If you wrap the list in methods/properties on your class, when you set up mocks, you’ll be setting up mocks against your class - not the list - so there is no problem there. If you expose the list as a public field, that’s where the challenge sets in.

Below is a code snippet showing an example class that does both things: it has a method and a property that “wrap” a list, and it has a public list field.

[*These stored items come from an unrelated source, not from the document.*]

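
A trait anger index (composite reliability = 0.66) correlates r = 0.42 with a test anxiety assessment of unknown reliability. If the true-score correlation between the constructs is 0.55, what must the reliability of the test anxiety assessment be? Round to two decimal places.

0.88

r_true = r_obs / √(r_xx · r_yy) ⇒ 0.55 = 0.42 / √(0.66 · r_yy).
√(0.66 · r_yy) = 0.42 / 0.55 = 0.7636; 0.66 · r_yy = 0.5831; r_yy = 0.5831 / 0.66 ≈ 0.88.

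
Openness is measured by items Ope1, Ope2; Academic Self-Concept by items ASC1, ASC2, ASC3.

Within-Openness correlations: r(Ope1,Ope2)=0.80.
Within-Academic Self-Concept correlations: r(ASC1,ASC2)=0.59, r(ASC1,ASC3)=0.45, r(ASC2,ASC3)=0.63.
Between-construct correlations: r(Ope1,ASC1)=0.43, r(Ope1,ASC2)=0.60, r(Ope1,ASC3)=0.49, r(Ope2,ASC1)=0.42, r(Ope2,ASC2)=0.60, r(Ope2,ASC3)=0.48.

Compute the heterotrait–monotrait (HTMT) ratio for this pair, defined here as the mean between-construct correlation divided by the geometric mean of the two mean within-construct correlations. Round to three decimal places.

Mean between = 3.02/6 = 0.5033.
Mean within-Ope = 0.80/1 = 0.8000; mean within-ASC = 1.67/3 = 0.5567.
Geometric mean = √(0.8000 × 0.5567) = 0.6674.
HTMT = 0.5033 / 0.6674 = 0.754.

0.754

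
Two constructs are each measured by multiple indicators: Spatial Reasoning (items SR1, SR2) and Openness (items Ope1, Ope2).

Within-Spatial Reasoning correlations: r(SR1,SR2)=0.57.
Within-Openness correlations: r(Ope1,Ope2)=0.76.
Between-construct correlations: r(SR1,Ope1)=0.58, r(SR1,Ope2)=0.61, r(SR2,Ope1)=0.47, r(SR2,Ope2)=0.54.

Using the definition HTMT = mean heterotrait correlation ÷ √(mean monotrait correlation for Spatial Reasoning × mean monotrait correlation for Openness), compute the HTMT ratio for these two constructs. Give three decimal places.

0.836

Mean between = 2.20/4 = 0.5500.
Mean within-SR = 0.57/1 = 0.5700; mean within-Ope = 0.76/1 = 0.7600.
Geometric mean = √(0.5700 × 0.7600) = 0.6582.
HTMT = 0.5500 / 0.6582 = 0.836.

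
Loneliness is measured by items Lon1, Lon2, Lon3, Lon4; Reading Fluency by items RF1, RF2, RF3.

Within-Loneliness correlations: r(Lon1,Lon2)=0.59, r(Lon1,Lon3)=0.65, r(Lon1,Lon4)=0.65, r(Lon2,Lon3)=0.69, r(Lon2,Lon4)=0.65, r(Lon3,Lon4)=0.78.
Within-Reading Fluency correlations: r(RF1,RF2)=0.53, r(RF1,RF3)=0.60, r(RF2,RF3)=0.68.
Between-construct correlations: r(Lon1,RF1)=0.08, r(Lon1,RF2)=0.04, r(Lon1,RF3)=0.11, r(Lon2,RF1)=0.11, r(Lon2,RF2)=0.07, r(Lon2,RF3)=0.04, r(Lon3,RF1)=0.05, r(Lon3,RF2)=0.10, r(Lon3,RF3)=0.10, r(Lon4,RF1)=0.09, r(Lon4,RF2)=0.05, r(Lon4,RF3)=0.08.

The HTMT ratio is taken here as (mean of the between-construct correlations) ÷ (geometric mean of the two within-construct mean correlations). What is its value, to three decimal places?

Mean between = 0.92/12 = 0.0767.
Mean within-Lon = 4.01/6 = 0.6683; mean within-RF = 1.81/3 = 0.6033.
Geometric mean = √(0.6683 × 0.6033) = 0.6350.
HTMT = 0.0767 / 0.6350 = 0.121.

0.121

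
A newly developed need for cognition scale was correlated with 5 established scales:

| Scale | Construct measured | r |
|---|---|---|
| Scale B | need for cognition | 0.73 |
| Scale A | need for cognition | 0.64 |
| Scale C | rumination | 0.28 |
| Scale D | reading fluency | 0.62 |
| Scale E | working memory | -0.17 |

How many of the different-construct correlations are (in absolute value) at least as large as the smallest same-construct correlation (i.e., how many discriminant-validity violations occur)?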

Below that, you’ll see tests that illustrate different ways to handle the situations using Typemock Isolator.

public class ListExample
{
  // Publicly accessible list field
  public List<string> PublicList = new List<string>();

  // Private list that gets "wrapped" by methods/properties
  private List<string> _privateList = new List<string>();

  // Wraps the indexer of the private list
  public string this[int index]
  {
    get
    {
      return _privateList[index];
    }
    set
    {
      _privateList[index] = value;
    }
  }

  // Wraps the Add method on the private list
  public void Add(string value)
  {
    _privateList.Add(value);
  }
}

[TestFixture]
[VerifyMocks]
public class ListTestFixture
{
  // The problem we have is you can't mock types in mscorlib
  // so you need to either wrap the list or mock the field.

  [Test]
  public void WrappedList()
  {
    // If the list is "wrapped" in members of a type not
    // in mscorlib, we have it pretty easy because the
    // mocks get set up against the members on the ListExample
    // type, not against the List<T> object.

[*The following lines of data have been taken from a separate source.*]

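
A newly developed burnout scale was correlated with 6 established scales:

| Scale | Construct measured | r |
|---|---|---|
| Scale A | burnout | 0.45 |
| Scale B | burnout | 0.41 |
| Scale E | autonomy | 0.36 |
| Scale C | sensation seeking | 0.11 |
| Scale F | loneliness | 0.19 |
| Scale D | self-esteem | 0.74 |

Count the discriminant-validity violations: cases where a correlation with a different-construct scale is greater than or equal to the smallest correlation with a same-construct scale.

Convergent (same construct = burnout): Scale A, Scale B.
Smallest convergent = 0.41. Discriminant values: 0.36, 0.11, 0.19, 0.74; count ≥ 0.41 → 1.

1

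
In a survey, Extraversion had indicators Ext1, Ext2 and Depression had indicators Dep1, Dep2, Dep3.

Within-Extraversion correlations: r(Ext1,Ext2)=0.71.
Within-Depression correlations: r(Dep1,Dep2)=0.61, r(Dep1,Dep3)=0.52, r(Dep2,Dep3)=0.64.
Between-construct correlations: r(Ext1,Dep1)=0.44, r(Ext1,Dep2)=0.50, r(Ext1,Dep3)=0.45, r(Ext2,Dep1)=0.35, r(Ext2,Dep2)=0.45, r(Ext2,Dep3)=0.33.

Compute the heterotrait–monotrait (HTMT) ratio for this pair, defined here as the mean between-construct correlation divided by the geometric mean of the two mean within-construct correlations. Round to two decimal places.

0.65

Mean heterotrait r = 2.52/6 = 0.4200.
Mean within-Ext = 0.71/1 = 0.7100; mean within-Dep = 1.77/3 = 0.5900.
Geometric mean = √(0.7100 × 0.5900) = 0.6472.
HTMT = 0.4200 / 0.6472 = 0.65.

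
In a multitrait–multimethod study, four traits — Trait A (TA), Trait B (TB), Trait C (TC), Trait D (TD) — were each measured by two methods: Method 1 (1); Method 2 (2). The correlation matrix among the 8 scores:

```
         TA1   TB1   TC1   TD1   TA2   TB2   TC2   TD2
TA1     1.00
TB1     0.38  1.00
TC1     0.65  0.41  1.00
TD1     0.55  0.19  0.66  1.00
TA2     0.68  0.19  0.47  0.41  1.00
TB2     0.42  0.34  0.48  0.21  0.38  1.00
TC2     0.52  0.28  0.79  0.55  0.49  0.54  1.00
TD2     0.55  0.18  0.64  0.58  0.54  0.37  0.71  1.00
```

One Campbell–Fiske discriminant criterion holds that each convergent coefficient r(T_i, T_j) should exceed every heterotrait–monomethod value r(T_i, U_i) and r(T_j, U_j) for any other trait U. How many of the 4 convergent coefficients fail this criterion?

Each convergent coefficient versus the relevant comparison correlations:
TA (methods 1·2): 0.68 vs {0.38, 0.38, 0.65, 0.49, 0.55, 0.54} → pass.
TB (methods 1·2): 0.34 vs {0.38, 0.38, 0.41, 0.54, 0.19, 0.37} → fail.
TC (methods 1·2): 0.79 vs {0.65, 0.49, 0.41, 0.54, 0.66, 0.71} → pass.
TD (methods 1·2): 0.58 vs {0.55, 0.54, 0.19, 0.37, 0.66, 0.71} → fail.
2 of 4 fail.

2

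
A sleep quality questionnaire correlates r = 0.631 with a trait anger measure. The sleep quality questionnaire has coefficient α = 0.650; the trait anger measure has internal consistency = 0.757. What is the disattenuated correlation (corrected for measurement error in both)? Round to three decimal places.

0.900

r_true = r_obs / √(r_xx · r_yy) = 0.631 / √(0.650 × 0.757) = 0.631 / √0.492050 = 0.631 / 0.7015 ≈ 0.900.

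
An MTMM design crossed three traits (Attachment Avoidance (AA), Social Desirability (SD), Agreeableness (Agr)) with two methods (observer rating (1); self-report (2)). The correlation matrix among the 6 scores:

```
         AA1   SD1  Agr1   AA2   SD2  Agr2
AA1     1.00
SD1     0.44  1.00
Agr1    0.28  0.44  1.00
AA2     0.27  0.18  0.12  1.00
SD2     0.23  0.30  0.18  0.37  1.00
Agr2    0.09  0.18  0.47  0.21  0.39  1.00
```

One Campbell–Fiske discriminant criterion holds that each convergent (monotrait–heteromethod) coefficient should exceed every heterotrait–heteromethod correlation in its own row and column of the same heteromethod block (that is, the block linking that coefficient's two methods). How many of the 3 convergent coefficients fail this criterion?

0

Each convergent coefficient versus the relevant comparison correlations:
AA (methods 1·2): 0.27 vs {0.23, 0.18, 0.09, 0.12} → pass.
SD (methods 1·2): 0.30 vs {0.18, 0.23, 0.18, 0.18} → pass.
Agr (methods 1·2): 0.47 vs {0.12, 0.09, 0.18, 0.18} → pass.
0 of 3 fail.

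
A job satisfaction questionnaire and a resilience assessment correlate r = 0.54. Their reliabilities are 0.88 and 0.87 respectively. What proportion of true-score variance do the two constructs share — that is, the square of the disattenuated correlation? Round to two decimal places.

Disattenuated r = 0.54 / √(0.88 × 0.87) = 0.54 / 0.8750 = 0.6171.
Shared true-score variance = 0.6171² = 0.3808 ≈ 0.38.

0.38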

    ListExample example = new ListExample();
    using(RecordExpectations recorder = RecorderManager.StartRecording())
    {
      // No matter what index we ask for, we always want
      // the "expected" value to come back.
      string dummy = example[0];
      recorder.Return("expected");
      recorder.RepeatAlways();
    }

    // Put these values into the list...
    example.Add("a");
    example.Add("b");
    example.Add("c");

    // ...But what we get out is the mock value.
    // We can even ask for out of range indices.
    Assert.AreEqual("expected", example[0]);
    Assert.AreEqual("expected", example[1]);
    Assert.AreEqual("expected", example[2]);
    Assert.AreEqual("expected", example[3]);
    Assert.AreEqual("expected", example[4]);
  }

  [Test]
  public void FieldListMocks()
  {
    // Here the challenge is that there aren't any
    // members on the ListExample object that wrap
    // the list so we've actually got to "mock" the
    // list proper.

    // To accomplish the mock, we'll modify the object's
    // state by poking in our expected field value.
    ListExample example = new ListExample();
    ObjectState state = new ObjectState(example);
    List<string> expectedList = new List<string>();
    expectedList.Add("expected");
    state.SetField("PublicList", expectedList);

    // Now when we ask for the list, we're getting the
    // expected list, not the original member.
    Assert.AreEqual("expected", example.PublicList[0]);

    // When we're done, we can reset things back to the
    // original values, which means the real PublicList
    // will be back - and will still be empty.
    state.ResetState();
    Assert.IsEmpty(example.PublicList);
  }

  [Test]
  public void FieldListReflection()
  {
    // Of course, you can always do it the brute
    // force way, too, through reflection. It doesn't
    // look much different from the ObjectState version,
    // above, but we can't "return to the original
    // value" at the end of the test.
    ListExample example = new ListExample();
    List<string> expectedList = new List<string>();
    expectedList.Add("expected");

    typeof(ListExample)
      .GetField("PublicList",
        BindingFlags.GetField | BindingFlags.Instance | BindingFlags.Public)
      .SetValue(example, expectedList);

    // Now when we ask for the list, we're getting the
    // expected list, not the original member.
    Assert.AreEqual("expected", example.PublicList[0]);
  }
}

As you can see, testing with the list solely as a backing data store and exposing the values only through members on your own class is far easier and less… code-smelly… than exposing the list directly as a field. Generally speaking, you shouldn’t expose public or protected fields anyway, opting for property get/set instead to allow for more flexible implementations later should the need arise. That said, if you have something you’ve got to test using a public list field, above are some ways to do it.